【大紀元日本6月19日】中国政府が支持する香港行政長官選挙の制度改革法案は18日の香港議会で否決されたが、採決直前に親中派議員が集団退場し、採決に参加しなかったことが話題を呼び、「アクシデントだ」と主張する親中派に「事前の計画だ」と民主派は容赦しなかった。
当日、採決5分前のベル通知後、親中派側は議長に15分間の休会を要請して却下され、大勢の親中派議員が議場を出た。残った議員数は採決に必要な法定基準最低人数に達したため、採決は予定通りに行われ、「28人反対、8人賛成、1人棄権」という結果で法案は否決された。
香港の法律では、いかなる法案の可決にも3分の2以上の賛成が必要。行政長官選挙への民主派の立候補を事実上不可能にする同法案は、当初から民主派議員に反対されていた。その人数は議員総数の3分の1を超えるため、法案の否決は事前に予想されていたが、親中派の集団採決不参加という意外な展開に話題が集まった。
親中派議員側は休会の要求について「体調不良で採決に遅れた1人の議員を待つため」とし、「大勢が一斉に退場したのは、最低必要人数が足りないことで採決を遅らせるためだったが、意思疎通が足りず裏目に出ることになった」と説明した。それに対し、民主派議員は「アクシデントではなく、事前に計画された『採決不参加』だ」と容赦なかった。

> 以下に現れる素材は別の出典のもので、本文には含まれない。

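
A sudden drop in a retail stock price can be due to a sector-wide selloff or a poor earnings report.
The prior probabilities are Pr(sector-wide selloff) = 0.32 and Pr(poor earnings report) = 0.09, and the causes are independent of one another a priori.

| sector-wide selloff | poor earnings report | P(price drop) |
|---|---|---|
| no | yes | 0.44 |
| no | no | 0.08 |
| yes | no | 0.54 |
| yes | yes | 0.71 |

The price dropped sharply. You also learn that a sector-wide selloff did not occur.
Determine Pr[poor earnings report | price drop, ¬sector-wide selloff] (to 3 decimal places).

Pr[poor earnings report | price drop, ¬sector-wide selloff] ≈ 0.352

Weight on poor earnings report=true, given the evidence: 0.44×0.09 = 0.039600
The normalizing constant is 0.08×0.91 + 0.44×0.09 = 0.112400
P(poor earnings report | price drop, ¬sector-wide selloff) = 0.039600/0.112400 ≈ 0.352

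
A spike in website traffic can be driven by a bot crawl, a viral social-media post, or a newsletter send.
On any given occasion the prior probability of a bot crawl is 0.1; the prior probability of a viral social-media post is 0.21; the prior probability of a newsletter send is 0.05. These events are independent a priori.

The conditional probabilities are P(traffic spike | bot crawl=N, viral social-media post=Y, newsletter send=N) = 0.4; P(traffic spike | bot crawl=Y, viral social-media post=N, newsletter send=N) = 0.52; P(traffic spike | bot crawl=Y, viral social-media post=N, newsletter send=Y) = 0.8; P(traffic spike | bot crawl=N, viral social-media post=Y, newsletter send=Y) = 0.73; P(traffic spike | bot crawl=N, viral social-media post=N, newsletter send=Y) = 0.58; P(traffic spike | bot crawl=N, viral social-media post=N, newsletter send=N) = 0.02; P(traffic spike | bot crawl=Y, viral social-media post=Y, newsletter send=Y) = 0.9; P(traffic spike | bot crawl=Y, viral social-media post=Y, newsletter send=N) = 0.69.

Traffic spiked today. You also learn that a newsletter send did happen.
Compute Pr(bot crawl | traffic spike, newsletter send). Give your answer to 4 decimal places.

Numerator (weight on configurations with bot crawl): 0.063200 + 0.018900 = 0.082100
Normalizer over all consistent configurations: 0.58·0.9·0.79 + 0.73·0.9·0.21 + 0.8·0.1·0.79 + 0.9·0.1·0.21 = 0.632450
Posterior = 0.082100 / 0.632450 ≈ 0.1298

Pr(bot crawl | traffic spike, newsletter send) ≈ 0.1298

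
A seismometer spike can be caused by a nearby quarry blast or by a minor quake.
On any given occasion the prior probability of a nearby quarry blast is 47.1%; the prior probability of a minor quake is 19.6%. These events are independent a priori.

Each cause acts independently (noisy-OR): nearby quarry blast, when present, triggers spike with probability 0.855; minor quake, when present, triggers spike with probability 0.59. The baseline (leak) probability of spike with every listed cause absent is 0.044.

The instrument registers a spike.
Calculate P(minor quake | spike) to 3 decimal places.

P(minor quake | spike) ≈ 0.303

Under noisy-OR, P(spike | causes) = 1 − (1−0.044)·∏(1−qᵢ) over the active causes.
P(spike) = 0.044*0.529*0.804 + 0.60804*0.529*0.196 + 0.86138*0.471*0.804 + 0.943166*0.471*0.196 = 0.018714 + 0.063044 + 0.326191 + 0.087069 = 0.495018
Of this, 0.150113 comes from 0.063044 + 0.087069 (the minor quake=true cases).
P(minor quake | spike) = 0.150113 / 0.495018 ≈ 0.303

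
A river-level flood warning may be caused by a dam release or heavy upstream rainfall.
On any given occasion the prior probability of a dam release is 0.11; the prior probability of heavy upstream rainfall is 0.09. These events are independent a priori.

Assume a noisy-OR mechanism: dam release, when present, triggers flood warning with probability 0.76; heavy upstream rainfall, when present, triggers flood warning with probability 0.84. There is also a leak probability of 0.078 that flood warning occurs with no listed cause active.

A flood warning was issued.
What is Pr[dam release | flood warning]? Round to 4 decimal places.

Pr[dam release | flood warning] ≈ 0.3996

Under noisy-OR, P(flood warning | causes) = 1 − (1−0.078)·∏(1−qᵢ) over the active causes.
For the numerator, keep only dam release=true terms: 0.077950 + 0.009549 = 0.087499
Normalizer over all consistent configurations: 0.078×0.89×0.91 + 0.85248×0.89×0.09 + 0.77872×0.11×0.91 + 0.964595×0.11×0.09 = 0.218955
Posterior = 0.087499 / 0.218955 ≈ 0.3996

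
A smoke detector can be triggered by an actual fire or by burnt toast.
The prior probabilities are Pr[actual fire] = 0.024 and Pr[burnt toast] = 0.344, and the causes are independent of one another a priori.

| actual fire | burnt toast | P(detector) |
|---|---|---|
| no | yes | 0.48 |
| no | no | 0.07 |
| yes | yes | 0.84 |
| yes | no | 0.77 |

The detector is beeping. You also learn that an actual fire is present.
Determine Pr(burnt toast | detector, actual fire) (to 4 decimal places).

P(detector | actual fire) = 0.77×0.656 + 0.84×0.344 = 0.505120 + 0.288960 = 0.794080
Of this, 0.288960 comes from 0.84×0.344 (the burnt toast=true cases).
So P(burnt toast | detector, actual fire) = 0.288960/0.794080 ≈ 0.3639.

Pr(burnt toast | detector, actual fire) ≈ 0.3639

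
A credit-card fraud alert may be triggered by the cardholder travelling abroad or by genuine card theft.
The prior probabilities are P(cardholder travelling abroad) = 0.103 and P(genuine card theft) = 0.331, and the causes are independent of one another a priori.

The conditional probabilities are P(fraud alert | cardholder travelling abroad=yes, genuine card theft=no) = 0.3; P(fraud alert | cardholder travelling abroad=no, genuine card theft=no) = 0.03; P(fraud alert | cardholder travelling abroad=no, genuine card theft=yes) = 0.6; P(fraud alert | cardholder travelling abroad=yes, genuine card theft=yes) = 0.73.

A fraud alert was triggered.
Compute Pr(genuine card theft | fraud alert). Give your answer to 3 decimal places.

Pr(genuine card theft | fraud alert) ≈ 0.840

Numerator (weight on configurations with genuine card theft): 0.178144 + 0.024888 = 0.203032
Denominator P(fraud alert): 0.03*0.897*0.669 + 0.6*0.897*0.331 + 0.3*0.103*0.669 + 0.73*0.103*0.331 = 0.241707
Posterior = 0.203032 / 0.241707 ≈ 0.840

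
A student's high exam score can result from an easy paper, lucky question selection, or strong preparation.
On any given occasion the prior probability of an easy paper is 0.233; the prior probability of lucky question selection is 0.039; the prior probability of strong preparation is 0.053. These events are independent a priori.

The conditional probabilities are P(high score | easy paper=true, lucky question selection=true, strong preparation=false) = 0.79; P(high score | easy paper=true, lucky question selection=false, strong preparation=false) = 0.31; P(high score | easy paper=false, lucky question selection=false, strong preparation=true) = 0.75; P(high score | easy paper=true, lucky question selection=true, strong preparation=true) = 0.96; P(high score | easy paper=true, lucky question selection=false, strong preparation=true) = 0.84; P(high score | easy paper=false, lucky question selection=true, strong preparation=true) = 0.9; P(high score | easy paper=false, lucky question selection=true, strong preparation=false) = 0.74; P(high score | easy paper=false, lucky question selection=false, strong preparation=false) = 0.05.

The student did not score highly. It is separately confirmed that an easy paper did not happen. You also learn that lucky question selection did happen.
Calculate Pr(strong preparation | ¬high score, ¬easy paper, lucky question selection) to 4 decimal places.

P(¬high score | ¬easy paper, lucky question selection) = 0.26×0.947 + 0.1×0.053 = 0.246220 + 0.005300 = 0.251520
The strong preparation-present share is 0.1×0.053 = 0.005300.
P(strong preparation | ¬high score, ¬easy paper, lucky question selection) = 0.005300 / 0.251520 ≈ 0.0211

Pr(strong preparation | ¬high score, ¬easy paper, lucky question selection) ≈ 0.0211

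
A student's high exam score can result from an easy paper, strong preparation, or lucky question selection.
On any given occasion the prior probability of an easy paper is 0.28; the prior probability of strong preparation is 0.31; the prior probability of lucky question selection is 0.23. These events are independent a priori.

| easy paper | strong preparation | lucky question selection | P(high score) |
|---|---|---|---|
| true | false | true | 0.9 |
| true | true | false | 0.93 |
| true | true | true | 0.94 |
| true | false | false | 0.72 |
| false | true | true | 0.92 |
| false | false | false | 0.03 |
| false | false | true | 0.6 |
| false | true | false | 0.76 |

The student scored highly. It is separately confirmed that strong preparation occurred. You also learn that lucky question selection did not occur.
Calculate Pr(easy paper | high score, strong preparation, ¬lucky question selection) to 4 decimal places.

Pr(easy paper | high score, strong preparation, ¬lucky question selection) ≈ 0.3224

P(high score | strong preparation, ¬lucky question selection) = 0.76×0.72 + 0.93×0.28 = 0.547200 + 0.260400 = 0.807600
Restricting to configurations with easy paper present: 0.93×0.28 = 0.260400.
P(easy paper | high score, strong preparation, ¬lucky question selection) = 0.260400 / 0.807600 ≈ 0.3224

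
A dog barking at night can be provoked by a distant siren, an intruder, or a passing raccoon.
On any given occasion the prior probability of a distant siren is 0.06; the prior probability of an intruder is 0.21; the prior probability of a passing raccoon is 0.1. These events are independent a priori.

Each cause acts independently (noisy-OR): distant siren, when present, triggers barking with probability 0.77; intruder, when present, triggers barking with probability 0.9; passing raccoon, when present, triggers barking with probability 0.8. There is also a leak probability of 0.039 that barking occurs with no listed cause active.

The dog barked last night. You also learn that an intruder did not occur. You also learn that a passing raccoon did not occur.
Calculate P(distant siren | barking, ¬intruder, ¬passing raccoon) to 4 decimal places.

Under noisy-OR, P(barking | causes) = 1 − (1−0.039)·∏(1−qᵢ) over the active causes.
By total probability over both values of distant siren:
  P(barking | ¬intruder, ¬passing raccoon) = 0.039·0.94 + 0.77897·0.06
        = 0.036660 + 0.046738 = 0.083398
Keeping only the distant siren-present terms gives 0.046738, so
  P(distant siren | barking, ¬intruder, ¬passing raccoon) = 0.046738 / 0.083398 ≈ 0.5604

P(distant siren | barking, ¬intruder, ¬passing raccoon) ≈ 0.5604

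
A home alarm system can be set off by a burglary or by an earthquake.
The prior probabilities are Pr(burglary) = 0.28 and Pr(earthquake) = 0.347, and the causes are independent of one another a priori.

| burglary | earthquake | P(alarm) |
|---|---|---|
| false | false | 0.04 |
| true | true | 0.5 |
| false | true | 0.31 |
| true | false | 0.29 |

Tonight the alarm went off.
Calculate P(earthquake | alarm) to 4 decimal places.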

ネット上では、「建制派(親中派)には『智将(智慧がある将官)』が多い」「最初から投票しないつもりだった」との意見が大勢だ。
香港で有名な俳優・黄秋生氏はフエイスブックで、「建制派議員は一団となって政府をバカにした…、やり方は非常にユーモアだ」と拍手喝采を送った。
昨年秋の民主化デモ「雨傘運動」を率いた学生団体の一つ「学民思潮」はHPで「勝負はまだついていない。法案の否決は祝えるほどのことではない」と今後も「真の普通選挙」を求めることを表明した。
中国全人代は法案否決直後に「今後も、香港長官選挙制度は、依然として全人代の決定に準じるほかない」と民主派に譲らない姿勢を強調した。同決定は香港トップである行政長官の選挙について、有権者一人一票の「普通選挙」を約束しながら、選挙立候補者は親中派中心の指名委員会が決めると定めた。それにより、事実上、民主派は立候補すらできなくなる。
香港市民が長年民主国家同様の「真の普通選挙」を求めてきたが、実現までにはまだ前途多難のようだ。